(a) Upon the presentation of appropriate credentials to the owner, agent in charge, or tenant, the Mayor shall have the right, subject to subsection (f) of this section, to enter any property or inspect any activity reasonably believed to be subject to this subchapter. Upon reasonable belief of imminent threat to the health and safety of the occupants of the property, the Mayor shall have the right of entry and inspection without notice. The right of entry and inspection shall be for the following purposes:
(1) To conduct a risk assessment or inspection;
(2) To collect dust, paint chips, soil or other environmental samples and submit them to a laboratory for analysis;
(3) To inspect or copy any reports from certified personnel that the owner is required to retain under this subchapter;
(4) To inspect any interior or exterior surfaces;
(5) To otherwise verify compliance with this subchapter or rules implementing the chapter; or
(6) For any reason related to ensuring the safety of occupants after detection of an elevated blood lead level in the occupants of, or persons who regularly visit, the property.
(b) If the Mayor has reason to believe that either there has been a violation of this subchapter or of the rules issued pursuant to this subchapter, the Mayor may:
(1) Issue a cease and desist order, or any other order necessary to protect the public health or welfare and the environment, which shall take effect upon issuance;
(3) Request the Attorney General for the District of Columbia to commence appropriate civil action in the Superior Court of the District of Columbia to secure a temporary restraining order, a preliminary injunction, a permanent injunction, or other appropriate relief.
(c) If the Mayor is denied access to conduct a risk assessment in accordance with this subchapter, the Mayor may apply to the Superior Court of the District of Columbia for a search warrant. An owner’s denial of access to conduct an inspection in accordance with this section shall constitute a violation of this section, and the owner shall be subject to the civil and administrative penalties imposed by § 8-231.15 and the criminal penalties imposed by § 8-231.16.
(d) Any notice required by this subchapter, or as the Mayor may prescribe by regulation, may be served upon an owner of the dwelling or agent of the owner in the same manner as a summons in a civil action, or by registered or certified mail to his or her last known address or place of residence.
(e) If any owner, individual, or business entity fails to follow any order by the Mayor, the Mayor may take the action ordered, the cost of which shall be borne by the owner, individual, or business entity and shall be a judgment against the owner, individual, or business entity, and a continuing and perpetual lien in favor of the District upon all property owned by the owner, individual, or business entity, whether real or personal. The lien shall not be valid against any bona fide purchaser, or holder of a security interest, mechanic’s lien, or other creditor interest in the property, until notice of the lien is filed with the Recorder of Deeds. The lien shall be satisfied by payment of the amount of the lien to the District Treasurer.

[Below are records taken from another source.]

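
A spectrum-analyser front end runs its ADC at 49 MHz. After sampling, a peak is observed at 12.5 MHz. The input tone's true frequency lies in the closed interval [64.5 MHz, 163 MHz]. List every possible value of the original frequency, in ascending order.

Frequencies that alias to 12.5 MHz are k·fs ± 12.5 MHz for integer k ≥ 0.
k=0: 12.5 MHz.
k=1: 36.5 MHz, 61.5 MHz.
k=2: 85.5 MHz, 110.5 MHz.
k=3: 134.5 MHz, 159.5 MHz.
k=4: 183.5 MHz, 208.5 MHz.
Within [64.5 MHz, 163 MHz]: 85.5 MHz, 110.5 MHz, 134.5 MHz, 159.5 MHz.

85.5 MHz, 110.5 MHz, 134.5 MHz, 159.5 MHz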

(f) No entry or inspection of any residential premises shall be made without the permission of the occupant of the premises unless a warrant is obtained from the Superior Court of the District of Columbia pursuant to § 11-941, authorizing entry and inspection of the premises for the purpose of determining compliance with provisions of this subchapter.
Effect of Amendments
D.C. Law 18-348, in subsec. (a), substituted “subsection (f) of this section” for “ 14 DCMR § 707.18”; in subsec. (b)(1), substituted “order, or any other order necessary to protect the public health or welfare and the environment,’ for ”order“; and added subsec. (f).